Brokerages like Ameriprise are expanding their business with banks and credit unions as the institutions seek better technology and scale and face stricter regulatory scrutiny outside their traditional loans and deposits. Earlier this week, Atria Wealth Solutions subsidiary CUSO Financial Services said that it had added the wealth program of Mobiloil Credit Union, which has 75,000 members with $1 billion in assets.   

Wealth management programs
Other institutions have stayed away from wealth entirely. Just 21% of credit unions and 25% of banks provide wealth management services, according to the latest annual research report on the channel by consulting firm Kehrer Group. Ameriprise added to the share with investment programs in 2021 with the launch of Third Coast Bank's Third Coast Advisors and the hiring of four advisors with $800 million in client assets to lead the advisory practice. 

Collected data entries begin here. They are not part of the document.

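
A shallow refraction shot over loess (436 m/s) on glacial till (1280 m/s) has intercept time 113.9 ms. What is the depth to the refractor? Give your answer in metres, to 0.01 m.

θ_c = arcsin(436/1280) = 19.91°; cos θ_c = 0.9402.
tᵢ = 2h cos θ_c/V₁ ⇒ h = tᵢ·V₁/(2 cos θ_c) = 0.1139·436/(2·0.9402) = 26.41 m.

26.41 m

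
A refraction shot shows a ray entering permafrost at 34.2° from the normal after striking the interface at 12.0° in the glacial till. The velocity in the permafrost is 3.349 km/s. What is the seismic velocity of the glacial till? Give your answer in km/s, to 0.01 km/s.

1.24 km/s

Snell's law: sin 12.0°/V₁ = sin 34.2°/V₂.
V₁ = V₂·sin 12.0°/sin 34.2° = 3.349 × 0.3699 = 1.24 km/s.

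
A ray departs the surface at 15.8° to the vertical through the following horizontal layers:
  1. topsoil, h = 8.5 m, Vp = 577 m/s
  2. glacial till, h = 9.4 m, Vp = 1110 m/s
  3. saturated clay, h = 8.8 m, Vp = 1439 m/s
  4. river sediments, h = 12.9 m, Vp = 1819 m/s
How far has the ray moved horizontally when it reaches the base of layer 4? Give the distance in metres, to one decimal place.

37.9 m

Ray parameter p = sin 15.8° / 577 m/s = 4.7189e-04 s/m.
Layer 1: θ = 15.80°; offset = 8.5·tan 15.80° = 2.405 m.
Layer 2: sin θ = p·1110 = 0.5238 → θ = 31.59°; offset = 9.4·tan 31.59° = 5.780 m.
Layer 3: sin θ = p·1439 = 0.6790 → θ = 42.77°; offset = 8.8·tan 42.77° = 8.140 m.
Layer 4: sin θ = p·1819 = 0.8584 → θ = 59.13°; offset = 12.9·tan 59.13° = 21.583 m.
Σ offsets = 37.909 m.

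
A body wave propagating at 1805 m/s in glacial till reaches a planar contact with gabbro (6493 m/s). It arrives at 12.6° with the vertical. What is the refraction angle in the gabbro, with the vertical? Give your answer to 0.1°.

Snell's law: sin θ₂ = (V₂/V₁)·sin θ₁ = (6493/1805)·sin 12.6° = 0.7847.
θ₂ = arcsin 0.7847 = 51.69° from the normal.

51.7°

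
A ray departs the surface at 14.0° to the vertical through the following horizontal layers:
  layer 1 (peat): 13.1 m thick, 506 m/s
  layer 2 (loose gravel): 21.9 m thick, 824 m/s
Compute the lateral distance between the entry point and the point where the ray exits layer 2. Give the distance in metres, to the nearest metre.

Apply Snell's law at each interface; in layer i the horizontal offset is hᵢ·tan θᵢ.
Layer 1: θ = 14.00°; offset = 13.1·tan 14.00° = 3.266 m.
Layer 2: sin θ = 824·sin 14.0°/506 = 0.3940, θ = 23.20°; offset = 21.9·tan 23.20° = 9.387 m.
Σ offsets = 12.653 m.

13 m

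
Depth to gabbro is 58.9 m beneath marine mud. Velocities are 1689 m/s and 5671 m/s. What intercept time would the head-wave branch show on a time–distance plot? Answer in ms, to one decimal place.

66.6 ms

tᵢ = 2h·√(V₂²−V₁²)/(V₁V₂).
√(V₂²−V₁²) = √(5671²−1689²) = 5413.6 m/s.
tᵢ = 2·58.9·5413.6/(1689·5671) = 0.06658 s.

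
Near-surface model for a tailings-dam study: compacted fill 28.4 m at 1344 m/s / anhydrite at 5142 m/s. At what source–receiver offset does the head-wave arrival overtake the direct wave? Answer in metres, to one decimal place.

74.2 m

x_cross = 2h·√((V₂+V₁)/(V₂−V₁)).
(V₂+V₁)/(V₂−V₁) = (5142+1344)/(5142−1344) = 1.7077; √ = 1.3068.
x_cross = 2·28.4·1.3068 = 74.23 m.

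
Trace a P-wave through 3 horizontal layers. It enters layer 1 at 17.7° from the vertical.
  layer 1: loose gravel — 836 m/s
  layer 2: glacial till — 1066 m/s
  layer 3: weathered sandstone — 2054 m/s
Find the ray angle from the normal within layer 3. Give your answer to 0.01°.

48.33°

Ray parameter p = sin 17.7° / 836 = 3.6368e-04 s/m.
sin θ_3 = p·V_3 = 3.6368e-04 × 2054 = 0.7470.
θ_3 = arcsin 0.7470 = 48.33°.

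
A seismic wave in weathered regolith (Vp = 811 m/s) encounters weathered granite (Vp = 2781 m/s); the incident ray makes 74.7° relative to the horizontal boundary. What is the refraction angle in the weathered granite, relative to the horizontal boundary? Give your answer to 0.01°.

25.20°

Convert to the normal: θ₁ = 90° − 74.7° = 15.3°.
sin θ₁/V₁ = sin θ₂/V₂ ⇒ sin θ₂ = 2781·sin 15.3°/811 = 2781·0.2639/811 = 0.9048.
θ₂ = sin⁻¹(0.9048) = 64.80° (from vertical).
From the interface: 90° − 64.80° = 25.20°.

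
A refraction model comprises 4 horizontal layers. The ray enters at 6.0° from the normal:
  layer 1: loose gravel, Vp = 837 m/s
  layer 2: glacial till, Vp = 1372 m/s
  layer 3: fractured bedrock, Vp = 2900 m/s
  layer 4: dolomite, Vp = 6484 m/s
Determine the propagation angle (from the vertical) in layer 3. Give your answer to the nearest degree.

Snell's law across each interface conserves sin θ / V, so sin θ_3 = V_3·sin θ₁/V₁.
sin θ_3 = 2900 × sin 6.0° / 837 = 0.3622.
θ_3 = 21.23° from the vertical.

21°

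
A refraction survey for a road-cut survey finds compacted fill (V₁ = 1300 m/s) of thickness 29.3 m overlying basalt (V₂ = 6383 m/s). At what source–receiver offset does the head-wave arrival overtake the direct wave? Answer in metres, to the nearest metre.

θ_c = arcsin(1300/6383) = 11.75°, so cos θ_c = 0.9790 and tᵢ = 2h cos θ_c/V₁ = 0.0441 s.
At crossover x/V₁ = x/V₂ + tᵢ ⇒ x = tᵢ/(1/V₁ − 1/V₂) = 0.04413/(7.6923e-04 − 1.5667e-04) = 72.04 m.

72 m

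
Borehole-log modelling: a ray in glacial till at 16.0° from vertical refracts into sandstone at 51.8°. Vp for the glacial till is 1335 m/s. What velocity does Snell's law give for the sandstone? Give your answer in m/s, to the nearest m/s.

sin 16.0° = 0.2756; sin 51.8° = 0.7859.
V₂ = V₁·(sin θ₂/sin θ₁) = 1335·(0.7859/0.2756) = 3806.16 m/s.

3806 m/s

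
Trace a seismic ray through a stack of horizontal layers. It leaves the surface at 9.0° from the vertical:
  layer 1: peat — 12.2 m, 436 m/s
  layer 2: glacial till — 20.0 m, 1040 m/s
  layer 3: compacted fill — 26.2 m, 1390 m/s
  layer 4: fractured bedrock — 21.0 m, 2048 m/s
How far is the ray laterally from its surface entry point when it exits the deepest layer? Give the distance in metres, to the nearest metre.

Ray parameter p = sin 9.0° / 436 m/s = 3.5879e-04 s/m.
Layer 1: θ = 9.00°; offset = 12.2·tan 9.00° = 1.932 m.
Layer 2: sin θ = p·1040 = 0.3731 → θ = 21.91°; offset = 20.0·tan 21.91° = 8.044 m.
Layer 3: sin θ = p·1390 = 0.4987 → θ = 29.92°; offset = 26.2·tan 29.92° = 15.075 m.
Layer 4: sin θ = p·2048 = 0.7348 → θ = 47.29°; offset = 21.0·tan 47.29° = 22.751 m.
Summing the layer offsets gives 47.802 m.

48 m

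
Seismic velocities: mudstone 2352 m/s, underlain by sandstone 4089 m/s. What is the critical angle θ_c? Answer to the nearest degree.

At critical incidence the refracted ray runs along the interface (θ₂ = 90°), so sin θ_c = V₁/V₂.
θ_c = arcsin(2352/4089) = arcsin 0.5752 = 35.11°.

35°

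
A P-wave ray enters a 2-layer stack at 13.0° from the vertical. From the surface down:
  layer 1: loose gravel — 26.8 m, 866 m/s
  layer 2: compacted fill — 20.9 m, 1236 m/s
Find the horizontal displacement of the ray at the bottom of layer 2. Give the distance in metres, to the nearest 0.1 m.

13.3 m

Ray parameter p = sin 13.0° / 866 m/s = 2.5976e-04 s/m.
Layer 1: θ = 13.00°; offset = 26.8·tan 13.00° = 6.187 m.
Layer 2: sin θ = p·1236 = 0.3211 → θ = 18.73°; offset = 20.9·tan 18.73° = 7.085 m.
Σ offsets = 13.273 m.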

Most of the larger institutions maintain wealth programs, but "the numbers really drop" among smaller, more remote banks and credit unions that have less than $250 million in deposit assets, McAnelly said. That vacuum represents "an area of opportunity for the consumers and clients of those institutions," he said.

"They need this service. The challenge you have is, you've got to find a financial advisor in these markets," McAnelly said. "If you have a $240 million institution and a really good management team and a vision of growth, we would partner with them and help them staff and build their program."